Dans un article rédigé par Le Monde (en ligne), l'OMS donne une définition du féminicide. Ainsi, pour l’OMS il y a plusieurs catégories de féminicides dont :

  • Le féminicide intime. En l’espèce, la victime est tuée par son époux ou un petit ami.
  • Le féminicide lié à l’honneur. Dans ce cas, une fille ou une femme est assassinée par un membre masculin ou féminin de sa famille qui lui reproche une transgression sexuelle ou une dérive comportementale.
  • Le féminicide lié à la dot . Ce connu en Inde où une dot jugée insuffisante par le mari vaut la peine de mort pour la femme.
  • Le féminicide non intime. Ce féminicide est causé par une personne sans relation intime avec la victime. Inutile de le répéter, les auteurs de féminicides sont mus par des motivations sexistes. Mourir parce qu’on est femme, voilà ce qu’il convient d’appeler "une conception genrée de la mort". Cependant, le féminicide ne peut s’arrêter qu’à la mort biologique de la femme mais devrait aussi inclure les atteintes aux droits de la féminin qui signent sa mort civile.

Les féminicide symbolique, l’atteinte aux droits de la femme

Le féminicide n’est pas que la mort biologique de la femme causée par un tiers.

En effet, mis à part les meurtres et les assassinats, les femmes connaissent plusieurs autres formes de morts qu’on a pris l’habitude de qualifier de "violences". Par exemple, les violences domestiques, les disputes, les agressions sexuelles, les v*ols, les mutilations génitales, l’asservissement ou l’anéantissement, ôtent en leurs victimes le goût de la vie et génèrent en elles des troubles mentaux et psychologiques (idées noires pouvant aller jusqu’aux suicides et aux tentatives de suicides). Ce sont là des atteintes qui méritent la qualification de féminicide symbolique.

En milieu familial, en milieu professionnel ou en milieu universitaire, plusieurs femmes souffrent de discriminations de genre qui impactent leur santé de la manière la plus nocive.

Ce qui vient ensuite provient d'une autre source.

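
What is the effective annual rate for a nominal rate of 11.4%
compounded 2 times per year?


Formula: EAR = (1 + r/m)^m - 1
Period rate: r/m = 0.114 / 2 = 0.057
Compounding: (1 + 0.057)^2 = 1.117249
EAR = 1.117249 - 1 = 0.117249

0.117249


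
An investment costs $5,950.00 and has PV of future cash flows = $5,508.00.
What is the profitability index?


Formula: PI = PV(cash flows) / initial investment
Substituting: PI = $5,508.00 / $5,950.00
PI = 0.9257

0.9257


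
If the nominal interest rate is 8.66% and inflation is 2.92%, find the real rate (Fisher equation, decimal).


Formula: (1 + r_real) = (1 + r_nom) / (1 + inflation)
Substituting: (1 + r_real) = 1.0866 / 1.0292
(1 + r_real) = 1.055771
r_real = 1.055771 - 1 = 0.055771

0.055771


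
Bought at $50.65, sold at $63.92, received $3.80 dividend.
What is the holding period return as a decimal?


Formula: HPR = (P1 - P0 + D) / P0
Gain: $63.92 - $50.65 + $3.80 = $17.07
HPR = $17.07 / $50.65 = 0.337

0.337


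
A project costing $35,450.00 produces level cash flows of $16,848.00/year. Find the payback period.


Formula: Payback = investment / annual cash flow
Substituting: Payback = $35,450.00 / $16,848.00
Payback = 2.1041 years

2.1041 years


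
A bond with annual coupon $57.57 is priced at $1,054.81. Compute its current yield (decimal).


Formula: Current yield = annual coupon / price
Substituting: CY = $57.57 / $1,054.81
CY = 0.054579

0.054579


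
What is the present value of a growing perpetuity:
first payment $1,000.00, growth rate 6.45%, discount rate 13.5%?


Formula: PV = C / (r - g)
Spread: r - g = 0.135 - 0.0645 = 0.0705
Substituting: PV = $1,000.00 / 0.0705
PV = $14,184.40

$14,184.40


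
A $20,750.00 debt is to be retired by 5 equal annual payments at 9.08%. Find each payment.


Formula: PMT = PV * r / (1 - (1+r)^(-n))
Denominator: 1 - (1 + 0.0908)^(-5) = 0.352448
Numerator: $20,750.00 * 0.0908 = 1884.1
PMT = 1884.1 / 0.352448 = $5,345.75

$5,345.75


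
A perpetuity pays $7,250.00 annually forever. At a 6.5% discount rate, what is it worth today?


Formula: PV = C / r
Substituting: PV = $7,250.00 / 0.065
PV = $111,538.46

$111,538.46


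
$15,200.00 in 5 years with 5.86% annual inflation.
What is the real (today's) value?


Formula: Real value = nominal / (1 + inflation)^years
Price level: (1 + 0.0586)^5 = 1.329412
Real value = $15,200.00 / 1.329412 = $11,433.63

$11,433.63


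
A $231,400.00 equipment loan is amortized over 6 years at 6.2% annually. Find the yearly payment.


Formula: PMT = PV * r / (1 - (1+r)^(-n))
Denominator: 1 - (1 + 0.062)^(-6) = 0.302968
Numerator: $231,400.00 * 0.062 = 14346.8
PMT = 14346.8 / 0.302968 = $47,354.22

$47,354.22


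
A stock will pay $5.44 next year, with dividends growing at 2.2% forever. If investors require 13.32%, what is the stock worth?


Formula: P = D1 / (r - g)
Spread: r - g = 0.1332 - 0.022 = 0.1112
Substituting: P = $5.44 / 0.1112
P = $48.92

$48.92


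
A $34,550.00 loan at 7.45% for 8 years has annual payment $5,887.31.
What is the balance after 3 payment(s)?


Formula: Balance = PV*(1+r)^k - PMT*((1+r)^k - 1)/r
Growth: (1 + 0.0745)^3 = 1.240564
Accumulated factor: ((1+r)^k - 1)/r = 3.22905
Balance = $34,550.00 * 1.240564 - $5,887.31 * 3.22905
Balance = $23,851.07

$23,851.07


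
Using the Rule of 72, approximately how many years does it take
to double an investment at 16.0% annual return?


Formula: Years ≈ 72 / r
Substituting: Years ≈ 72 / 16.0
Years ≈ 4.5

4.5 years


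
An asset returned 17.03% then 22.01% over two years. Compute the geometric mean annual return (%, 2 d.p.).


Formula: Geometric mean = ((1+r1)*(1+r2))^(1/2) - 1
Product: (1 + 0.1703) * (1 + 0.2201) = 1.1703 * 1.2201 = 1.427883
Square root: 1.427883^0.5 = 1.194941
Geometric mean = 1.194941 - 1 = 0.194941
As percentage: 19.49%

19.49%


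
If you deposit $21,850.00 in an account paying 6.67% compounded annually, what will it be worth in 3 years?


Formula: FV = P * (1 + r)^n
Substituting: FV = $21,850.00 * (1 + 0.0667)^3
Growth factor: (1.0667)^3 = 1.213743
FV = $21,850.00 * 1.213743 = $26,520.29

$26,520.29


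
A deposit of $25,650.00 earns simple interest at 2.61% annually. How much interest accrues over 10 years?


Formula: I = P * r * t
Substituting: I = $25,650.00 * 0.0261 * 10
Step: I = $25,650.00 * 0.261
I = $6,694.65

$6,694.65


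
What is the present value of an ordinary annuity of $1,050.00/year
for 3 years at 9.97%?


Formula: PV = PMT * (1 - (1+r)^(-n)) / r
Discount factor: (1 + 0.0997)^(-3) = 0.75193
Bracket: 1 - 0.75193 = 0.24807
PV = $1,050.00 * 0.24807 / 0.0997 = $2,612.57

$2,612.57


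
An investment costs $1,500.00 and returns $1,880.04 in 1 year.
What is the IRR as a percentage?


Formula: IRR = C1/C0 - 1
Substituting: IRR = $1,880.04 / $1,500.00 - 1
Ratio: 1.25336 - 1 = 0.25336
IRR = 25.336%

25.336%


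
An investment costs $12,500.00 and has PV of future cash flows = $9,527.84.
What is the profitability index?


Formula: PI = PV(cash flows) / initial investment
Substituting: PI = $9,527.84 / $12,500.00
PI = 0.7622

0.7622


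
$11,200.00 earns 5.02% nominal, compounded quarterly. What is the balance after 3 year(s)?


Formula: FV = P * (1 + r/m)^(m*t)
Period rate: r/m = 0.0502 / 4 = 0.01255
Total periods: m*t = 4 * 3 = 12
Growth factor: (1 + 0.01255)^12 = 1.161443
FV = $11,200.00 * 1.161443 = $13,008.16

$13,008.16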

Au plan intellectuel, plusieurs femmes ont vu leurs inventions ou fruits de leurs recherches détournés par les hommes et au profit des hommes. Les droits fondamentaux ne sont pas reconnus aux femmes dans plusieurs pays du monde, qui font pourtant partie des pays membres de l’ONU.

Toutes les injustices faites aux femmes et les violences faites aux femmes méritent la qualification de féminicide symbolique d’autant plus qu’elles consacrent la mort civile de la femme. Pour conclure, disons qu’il n’y a pas qu’un seul type de féminicide (le féminicide réel) mais deux si l’on prend en compte, le féminicide symbolique qui regroupe toutes les atteintes aux droits de la femme pour l’exclure socialement et civilement et le féminicide réel engendrée par la mort d'une femme dû à son genre.